Metro form of government in Gauteng
During the 1980s, areas of the country that could be defined as ‘metropolitan’ were governed by dozens of fragmented, racially-divided local government bodies. During the 1990s these mosaics of local authorities were replaced by democratically-elected metropolitan municipalities, initially, in the mid-1990s, by a two-tier metro model and then, in 2000, by single-tier ‘unicity’ arrangements. This was a remarkable achievement. Uniquely amongst countries facing similar institutional legacies, South Africa was, virtually overnight, able to overcome the historical fixity of multiple divided municipalities making up metropolitan areas, and bring about dramatic structural change. In addition, new metropolitan government structures have by-and-large worked as intended to distribute resources across new ‘unicity’ areas: the development recently seen in places like Soweto has largely been possible because it now falls within the same metropolitan area as wealthy nodes such as Sandton.

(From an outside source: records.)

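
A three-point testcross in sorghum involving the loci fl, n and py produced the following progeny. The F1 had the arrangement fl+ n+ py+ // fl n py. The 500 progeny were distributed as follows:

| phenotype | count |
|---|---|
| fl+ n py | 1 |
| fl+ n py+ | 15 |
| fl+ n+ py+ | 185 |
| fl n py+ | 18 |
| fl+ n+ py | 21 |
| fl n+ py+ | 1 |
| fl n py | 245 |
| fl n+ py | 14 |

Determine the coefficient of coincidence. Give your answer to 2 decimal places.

0.79

The two rarest classes, fl n+ py+ and fl+ n py, are the double crossovers. Comparing them with the parentals, only the fl allele has switched, so fl is the middle locus and the order is py – fl – n.
py–fl: (39 + 2)/500 = 0.0820; fl–n: (29 + 2)/500 = 0.0620.
Expected DCO frequency = 0.0820 × 0.0620 ≈ 0.00508; observed = 2/500 ≈ 0.00400.
Coefficient of coincidence = 0.00400/0.00508 ≈ 0.79.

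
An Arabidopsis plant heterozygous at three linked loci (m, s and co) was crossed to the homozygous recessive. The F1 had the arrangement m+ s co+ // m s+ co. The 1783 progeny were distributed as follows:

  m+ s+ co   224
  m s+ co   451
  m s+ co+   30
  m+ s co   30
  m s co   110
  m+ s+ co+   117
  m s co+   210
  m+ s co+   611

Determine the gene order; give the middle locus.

co

The two rarest classes, m+ s co and m s+ co+, are the double crossovers. Comparing them with the parentals, only the co allele has switched, so co is the middle locus and the order is m – co – s.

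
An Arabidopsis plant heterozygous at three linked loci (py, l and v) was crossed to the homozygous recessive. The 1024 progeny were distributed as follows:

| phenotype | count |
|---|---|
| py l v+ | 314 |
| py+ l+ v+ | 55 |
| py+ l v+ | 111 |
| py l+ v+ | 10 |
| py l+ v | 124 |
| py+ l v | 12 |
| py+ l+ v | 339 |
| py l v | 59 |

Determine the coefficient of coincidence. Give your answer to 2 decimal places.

0.64

The two most frequent reciprocal classes, py l v+ and py+ l+ v, are the parental types, so the F1 was py l v+ / py+ l+ v.
The two rarest classes, py l+ v+ and py+ l v, are the double crossovers. Comparing them with the parentals, only the l allele has switched, so l is the middle locus and the order is py – l – v.
py–l: (235 + 22)/1024 = 0.2510; l–v: (114 + 22)/1024 = 0.1328.
Expected DCO frequency = 0.2510 × 0.1328 ≈ 0.03333; observed = 22/1024 ≈ 0.02148.
Coefficient of coincidence = 0.02148/0.03333 ≈ 0.64.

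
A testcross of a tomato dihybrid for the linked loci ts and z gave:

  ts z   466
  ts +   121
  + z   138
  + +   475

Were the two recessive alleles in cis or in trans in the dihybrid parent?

cis

The two most frequent classes are + + (475) and ts z (466); these are the parental (non-recombinant) types.
So the F1 carried + + on one chromosome and ts z on the other — the recessive alleles are on the same chromosome (cis / coupling).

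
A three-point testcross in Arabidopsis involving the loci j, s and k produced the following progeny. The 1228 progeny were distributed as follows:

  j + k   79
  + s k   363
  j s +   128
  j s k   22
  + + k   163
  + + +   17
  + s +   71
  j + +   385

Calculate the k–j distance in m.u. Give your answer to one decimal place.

The two most frequent reciprocal classes, j + + and + s k, are the parental types, so the F1 was j + + / + s k.
The two rarest classes, + + + and j s k, are the double crossovers. Comparing them with the parentals, only the j allele has switched, so j is the middle locus and the order is k – j – s.
Crossovers in the k–j interval produce the single-crossover classes j + k and + s + (79 + 71 = 150) plus the double crossovers (39).
RF(k–j) = (150 + 39) / 1228 = 189/1228 = 0.1539 → 15.4 m.u.

15.4 m.u.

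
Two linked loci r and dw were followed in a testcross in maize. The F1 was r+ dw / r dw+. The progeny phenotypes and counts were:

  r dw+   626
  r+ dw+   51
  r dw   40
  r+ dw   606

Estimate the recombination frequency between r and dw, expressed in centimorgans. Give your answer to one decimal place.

The recombinant classes are r+ dw+ and r dw: 51 + 40 = 91.
Recombination frequency = 91/1323 = 0.0688 ≈ 6.9%, i.e. 6.9 centimorgans.

6.9 centimorgans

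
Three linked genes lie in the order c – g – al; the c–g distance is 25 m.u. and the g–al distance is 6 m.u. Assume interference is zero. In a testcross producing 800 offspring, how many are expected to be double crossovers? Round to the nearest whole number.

Map distances give recombination frequencies of 0.250 and 0.060 for the two intervals.
With no interference, expected double-crossover frequency = 0.250 × 0.060 = 0.01500.
Expected number = 0.01500 × 800 = 12.00 ≈ 12.

12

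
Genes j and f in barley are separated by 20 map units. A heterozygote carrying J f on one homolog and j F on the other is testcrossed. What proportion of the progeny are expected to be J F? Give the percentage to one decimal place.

A map distance of 20 map units corresponds to a recombination frequency of 0.200.
The F1 is J f / j F, so J F is a recombinant gamete class with expected frequency r/2 = 0.200/2 = 0.1000.
That is 0.1000 = 10.0% of the progeny.

10.0%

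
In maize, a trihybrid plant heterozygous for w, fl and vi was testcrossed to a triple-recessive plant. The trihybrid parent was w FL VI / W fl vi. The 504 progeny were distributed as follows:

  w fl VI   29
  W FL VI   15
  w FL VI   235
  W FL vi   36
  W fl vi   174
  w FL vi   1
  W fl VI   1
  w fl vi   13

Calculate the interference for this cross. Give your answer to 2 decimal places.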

- To interrogate the reasoning behind the idea of a ‘province of metros’;
- To determine how the idea is being developed and activated in visions and plans for re-demarcation in different parts of the city-region;
- To assess the validity of the idea in the light of current national debates around broader local government restructuring in the near future;
- To explore the likely benefits in relation to the likely costs of amalgamating municipalities into new metros, considering in particular the transaction costs of this merger process (especially on administrative and service delivery systems) as well as the implications for participatory governance and local government accountability;
- Through (1) to (4), to raise and deepen public debate on an issue which has seen plans being developed largely outside of the public domain; and in turn
- To assist provincial and local government to (a) reach final conclusions on the advisability of instutionalising a province of metros, and (b) if/when this vision is instituted, how to do so in a way that minimizes costs & risks.
Key partners
Outputs in 2012/13
- A 50-60 page GCRO occasional paper;
- A more concise journal article based on the larger report / paper.